In the 2-D example above, the vertices of adjacent elements always line up with each other. The presence of non-aligned (or "irregular") vertices introduces some mathematical complications because it becomes more difficult to make the approximate solution continuous across the element boundaries. Why? Remember that the solution over any triangle forms a plane. If the edge of one plane butts up against the edges of two other planes, then the three won't necessarily line up because of the extra vertex. This could create a gap in the approximate solution, as illustrated in red below. It can be proven that if this is allowed under the normal Finite Element procedures, the approximate solution will NOT approach the true solution as elements are made arbitrarily small.
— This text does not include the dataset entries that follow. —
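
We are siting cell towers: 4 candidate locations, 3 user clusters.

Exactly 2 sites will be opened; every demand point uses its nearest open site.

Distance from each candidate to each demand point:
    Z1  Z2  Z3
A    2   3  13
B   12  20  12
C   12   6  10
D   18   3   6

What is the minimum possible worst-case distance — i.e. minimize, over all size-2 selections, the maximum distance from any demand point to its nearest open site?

6

Open {A, D}.
  Farthest demand point is Z3 at distance 6 (to D); all others are ≤ 6.
With {A, C} the worst case is 10.
With {A, B} the worst case is 12.
No size-2 selection achieves below 6.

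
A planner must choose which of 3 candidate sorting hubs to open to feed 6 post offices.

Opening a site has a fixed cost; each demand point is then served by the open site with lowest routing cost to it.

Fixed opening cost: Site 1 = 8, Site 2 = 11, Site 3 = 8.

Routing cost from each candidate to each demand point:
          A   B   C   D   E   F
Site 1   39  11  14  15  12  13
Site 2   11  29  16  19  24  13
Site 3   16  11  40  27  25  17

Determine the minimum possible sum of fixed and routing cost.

Open {Site 1, Site 2}: assign each demand point to its cheapest open site.
  A→Site 2 11, B→Site 1 11, C→Site 1 14, D→Site 1 15, E→Site 1 12, F→Site 1 13
  routing cost 76, fixed 19 → total 95.
Compare {Site 1, Site 3}: routing cost 81 + fixed 16 = 97.
Compare {Site 1, Site 2, Site 3}: routing cost 76 + fixed 27 = 103.
Compare {Site 1}: routing cost 104 + fixed 8 = 112.
All other subsets cost ≥ 97. Minimum total cost: 95.

95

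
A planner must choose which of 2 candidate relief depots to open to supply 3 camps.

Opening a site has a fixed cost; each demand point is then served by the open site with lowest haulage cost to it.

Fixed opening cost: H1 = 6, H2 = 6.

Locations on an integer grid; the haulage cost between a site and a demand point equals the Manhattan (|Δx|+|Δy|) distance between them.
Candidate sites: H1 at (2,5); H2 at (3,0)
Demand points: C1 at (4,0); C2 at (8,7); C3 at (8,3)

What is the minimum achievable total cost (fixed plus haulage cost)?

27

Open {H2}: assign each demand point to its cheapest open site.
  C1→H2 1, C2→H2 12, C3→H2 8
  haulage cost 21, fixed 6 → total 27.
Compare {H1}: haulage cost 23 + fixed 6 = 29.
Compare {H1, H2}: haulage cost 17 + fixed 12 = 29.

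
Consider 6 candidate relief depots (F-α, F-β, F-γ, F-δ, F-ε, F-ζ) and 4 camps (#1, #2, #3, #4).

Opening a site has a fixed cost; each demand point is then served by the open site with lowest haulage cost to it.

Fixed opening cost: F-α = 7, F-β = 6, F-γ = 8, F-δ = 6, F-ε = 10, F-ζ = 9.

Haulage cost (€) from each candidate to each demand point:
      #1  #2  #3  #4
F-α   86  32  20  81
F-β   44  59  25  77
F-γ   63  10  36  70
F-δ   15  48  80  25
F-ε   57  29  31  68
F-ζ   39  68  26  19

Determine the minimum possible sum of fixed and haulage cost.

Open {F-α, F-γ, F-δ}: assign each demand point to its cheapest open site.
  #1→F-δ 15, #2→F-γ 10, #3→F-α 20, #4→F-δ 25
  haulage cost 70, fixed 21 → total 91.
Compare {F-γ, F-δ, F-ζ}: haulage cost 70 + fixed 23 = 93.
Compare {F-α, F-γ, F-δ, F-ζ}: haulage cost 64 + fixed 30 = 94.
Compare {F-β, F-γ, F-δ}: haulage cost 75 + fixed 20 = 95.
All other subsets cost ≥ 93. Minimum total cost: 91.

91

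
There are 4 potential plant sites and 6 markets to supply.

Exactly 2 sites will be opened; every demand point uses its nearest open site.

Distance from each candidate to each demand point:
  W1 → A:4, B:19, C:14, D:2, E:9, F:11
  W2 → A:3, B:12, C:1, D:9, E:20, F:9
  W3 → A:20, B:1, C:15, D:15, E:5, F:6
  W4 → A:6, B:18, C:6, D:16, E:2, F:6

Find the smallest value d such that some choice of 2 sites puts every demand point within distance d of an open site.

9

Open {W2, W3}.
  Farthest demand point is D at distance 9 (to W2); all others are ≤ 9.
With {W1, W2} the worst case is 12.
With {W2, W4} the worst case is 12.
No size-2 selection achieves below 9.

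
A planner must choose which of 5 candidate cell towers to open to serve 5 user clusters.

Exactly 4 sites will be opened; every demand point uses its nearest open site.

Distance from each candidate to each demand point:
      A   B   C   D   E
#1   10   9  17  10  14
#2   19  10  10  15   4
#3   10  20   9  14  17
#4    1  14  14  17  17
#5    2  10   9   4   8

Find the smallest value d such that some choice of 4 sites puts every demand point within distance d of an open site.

9

Open {#1, #2, #3, #5}.
  Farthest demand point is B at distance 9 (to #1); all others are ≤ 9.
With {#1, #2, #4, #5} the worst case is 9.
With {#1, #3, #4, #5} the worst case is 9.
No size-4 selection achieves below 9.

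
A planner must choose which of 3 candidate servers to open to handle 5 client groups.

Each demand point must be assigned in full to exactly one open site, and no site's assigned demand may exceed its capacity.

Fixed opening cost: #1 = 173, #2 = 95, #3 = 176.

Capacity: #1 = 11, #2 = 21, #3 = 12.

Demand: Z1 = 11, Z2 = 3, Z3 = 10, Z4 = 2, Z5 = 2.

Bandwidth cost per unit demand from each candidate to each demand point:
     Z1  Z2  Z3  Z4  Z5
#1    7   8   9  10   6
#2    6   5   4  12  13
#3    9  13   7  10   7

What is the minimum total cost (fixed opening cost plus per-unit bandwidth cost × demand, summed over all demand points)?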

The fix to this problem is to "constrain" the solution at that extra vertex so that it falls on the edge of the adjacent (larger) plane. This adds some complexity to the algorithm because it creates extra dependencies between the element solutions. Although this example uses triangular elements, the problem is the same using rectangular elements. With triangles, you can achieve gradual variations in element size while keeping the vertices aligned. With rectangles, you can't: if the adjacent rectangle is a different size, then one of the vertices won't line up. This is the price paid for achieving a nonuniform mesh density using only rectangular (2-D) or brick-shaped elements (3-D).

On this site you can find an interactive Windows program for my adaptive nonconforming mesh finite element solver. You can also find some code for one type of inverse problem. Looking at a slight modification of the differential equation, called the Poisson equation, that allows for current sources in the volume (rho):

del [ c(x,y,z) del V(x,y,z) ] = -rho(x,y,z)

an inverse problem is when we know c(x,y,z) everywhere, know V(x,y,z) at some locations (like, say, on the surface of the head), and want to know where the current sources are (representing neural activity in the brain).

Another type of inverse problem is where we know where the sources are (typically voltages or current sources on the boundary), and want to know what the conductivites are. That type of inverse problem goes by the name "impedance imaging." You won't find code for that one here. Not at present anyway. I will post a tutorial, including some code, on impedance imaging if and when I obtain funding to produce that tutorial (there is a grant proposal pending that includes that work).